Lesson: ignore standard gaming benchmarks when choosing a GPU for LLMs.
Check LLM-specific benchmark lists like https://github.com/ggml-org/llama.cpp/discussions/10879 and pick a GPU that matches your existing one if you’re not going for identical models.

Learning 2 - Two GPUs do not double LLM token generation performance

This should be obvious, but I never really thought about it and assumed overall performance would scale with two GPUs.

Wrong again.
The main benefit of the second GPU is extra VRAM. Larger models can be split across both GPUs—but performance is actually worse than with a single card (see next point).

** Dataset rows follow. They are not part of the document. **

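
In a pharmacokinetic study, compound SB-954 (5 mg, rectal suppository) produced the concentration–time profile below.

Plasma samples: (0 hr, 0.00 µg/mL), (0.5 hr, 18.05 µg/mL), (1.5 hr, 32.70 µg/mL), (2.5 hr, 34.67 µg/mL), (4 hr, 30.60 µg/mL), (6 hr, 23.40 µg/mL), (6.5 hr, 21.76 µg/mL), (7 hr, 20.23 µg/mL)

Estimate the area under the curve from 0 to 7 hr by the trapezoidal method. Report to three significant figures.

Trapezoidal AUC_0→7:
  [0→0.5]: (0.00+18.05)/2 × 0.5 = 4.5125
  [0.5→1.5]: (18.05+32.70)/2 × 1 = 25.375
  [1.5→2.5]: (32.70+34.67)/2 × 1 = 33.685
  [2.5→4]: (34.67+30.60)/2 × 1.5 = 48.9525
  [4→6]: (30.60+23.40)/2 × 2 = 54.0
  [6→6.5]: (23.40+21.76)/2 × 0.5 = 11.29
  [6.5→7]: (21.76+20.23)/2 × 0.5 = 10.4975
  Sum = 188.3125 µg/mL·hr

AUC = 188 µg/mL·hr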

Learning 3 - Splitting models across two GPUs can tank performance

Using the same model as before, now with the RX 6800 XT:

./llama-bench -m gemma-3-12B-it-qat-GGUF/gemma-3-12B-it-QAT-Q4_0.gguf -mg 0,1 -sm none`
ggml_cuda_init: GGML_CUDA_FORCE_MMQ:    no 
ggml_cuda_init: GGML_CUDA_FORCE_CUBLAS: no 
ggml_cuda_init: found 2 ROCm devices: 
Device 0: AMD Radeon RX 6800 XT, gfx1030 (0x1030), VMM: no, Wave Size: 32
Device 1: AMD Radeon RX 6800, gfx1030 (0x1030), VMM: no, Wave Size: 32
model size params backend ngl main_gpu sm test t/s
gemma3 12B Q4_0 6.41 GiB 11.77 B ROCm 99 0 none pp512 1070.86 ± 2.28
gemma3 12B Q4_0 6.41 GiB 11.77 B ROCm 99 0 none tg128 44.78 ± 0.06
gemma3 12B Q4_0 6.41 GiB 11.77 B ROCm 99 1 none pp512 875.96 ± 1.29
gemma3 12B Q4_0 6.41 GiB 11.77 B ROCm 99 1 none tg128 43.25 ± 0.01

The 6800 XT is only 3% faster than my old RX 6800 in token generation.

Now splitting the model across both cards:

./llama-bench -m gemma-3-12B-it-qat-GGUF/gemma-3-12B-it-QAT-Q4_0.gguf -mg 0,1
ggml_cuda_init: GGML_CUDA_FORCE_MMQ:    no 
ggml_cuda_init: GGML_CUDA_FORCE_CUBLAS: no 
ggml_cuda_init: found 2 ROCm devices: 
Device 0: AMD Radeon RX 6800 XT, gfx1030 (0x1030), VMM: no, Wave Size: 32 
Device 1: AMD Radeon RX 6800, gfx1030 (0x1030), VMM: no, Wave Size: 32
model size params backend ngl main_gpu test t/s
gemma3 12B Q4_0 6.41 GiB 11.77 B ROCm 99 0 pp512 964.56 ± 2.04
gemma3 12B Q4_0 6.41 GiB 11.77 B ROCm 99 0 tg128 31.92 ± 0.03
gemma3 12B Q4_0 6.41 GiB 11.77 B ROCm 99 1 pp512 962.75 ± 1.56
gemma3 12B Q4_0 6.41 GiB 11.77 B ROCm 99 1 tg128 31.90 ± 0.03

Interpretation (my guess):

In my case, splitting gave me 26% lower token generation speed compared to my slowest card.
The upside: I now have 32GB of VRAM for bigger models.

Learning 3 - Consumer hardware (mainboard and case) pitfalls

Mainboard

Case

I’m still learning, and most of this is based on my own trial and error.
If I’ve misunderstood something, overlooked a better method, or drawn the wrong conclusions, I’d appreciate corrections.
Feel free to share your own benchmarks, tweaks, or experiences so others (including me) can learn from them.